Saudade é canto magoado
no coração de quem
sente,
é como a voz do
passado
ecoando no presente...
Não,
nada daquilo estava acontecendo de verdade, as transformações de mulher em
pássaro, a sua mãe, nada era real. Devia estar sonhando em algum outro lugar
que não ali, em algum outro dia que não aquele. Imediatamente a mulher-modelo
do retrato desceu da árvore e retomou a forma humana, falando-lhe como se
tivesse ouvido seus pensamentos. E só então ele a reconheceu: justo ela, a
mulher que fizera tanta força para esquecer nesses anos todos. Reconheceu enfim
mais uma das artimanhas do destino, mudando a memória na mesma medida em que
mudamos no tempo.
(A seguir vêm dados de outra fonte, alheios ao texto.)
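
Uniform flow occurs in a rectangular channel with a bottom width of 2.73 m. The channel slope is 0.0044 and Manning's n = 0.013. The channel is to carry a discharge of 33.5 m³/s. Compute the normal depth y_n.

y_n = 2.59 m

Manning's equation rearranged: A R^(2/3) = nQ / (1·√S) = 0.013 × 33.5 / (√0.0044) = 6.565.
Try y = 2.93 m: A R^(2/3) = 7.628 — too large.
Try y = 1.99 m: A R^(2/3) = 4.719 — too small.
Try y = 2.59 m: A R^(2/3) = 6.561 — close enough.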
Nada está parado.
―
Por que você tá querendo ir embora?
― Porque isto
é um sonho ruim, porque eu não quero mais chorar.
― Acontece que
se você acordar agora, nunca vai saber se estava sonhando que sabia que estava
sonhando.
― Não preciso
disso pra saber que você é falsa.
Tudo parecia
com mais um dia normal de serviço: acordar, tomar café, pegar o lotação na
Cidade Ademar, depois o trem em Jurubatuba, 2 conexões de metrô, descer na
estação São Bento, andar 3 quadras a pé, entrar no edifício Cristiania, trocar
de roupa no almoxarifado, e assumir seu posto de trabalho.